You can turn any 1 based array into a 0 based array using a wrapper type that just gets inlined away.

Also have a look at https://github.com/giordano/StarWarsArrays.jl


Mose Giordano hit the nail on the head with this one. Who cares about 1 vs 0 based indices? If anything its a silly and minor design decision.

I worry about someones ability to solve real problems in any language if they can't get their head around an +1/-1 when indexing into an array.


> I worry about someones ability to solve real problems in any language if they can't get their head around an +1/-1 when indexing into an array.

This. Think about what this signals to employers and interviewers if someone throws a hissyfit over this.

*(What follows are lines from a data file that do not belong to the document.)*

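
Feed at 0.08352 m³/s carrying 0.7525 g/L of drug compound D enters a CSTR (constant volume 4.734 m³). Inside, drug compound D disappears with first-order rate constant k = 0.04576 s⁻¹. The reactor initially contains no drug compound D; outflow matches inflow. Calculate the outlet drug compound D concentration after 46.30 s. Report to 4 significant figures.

0.1983 g/L

V dC/dt = Q(C_in − C) − k V C.
This is linear with rate a = Q/V + k = 0.0634026 s⁻¹.
C_ss = Q C_in/(Q + kV) = 0.209393 g/L; C(t) = C_ss + (C₀ − C_ss) e^(−a t).
C(46.30) = 0.209393 + (-0.209393)·e^(−0.0634026·46.30) = 0.209393 + (-0.209393)·0.0531021 = 0.198274 g/L.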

1-based indexing makes sense to computational scientists (target audience). Fortran, Matlab, etc. make very good use of that. Moreover, you can change to zero based if you wish.

So this "very big elephant" is, in reality, a nothingburger.

For me, the very big elephant in the room is the semantic formatting. It has and continues to trip me up time and again. A touch of a space bar can change the flow of a python program. That is a huge asteroid of a problem.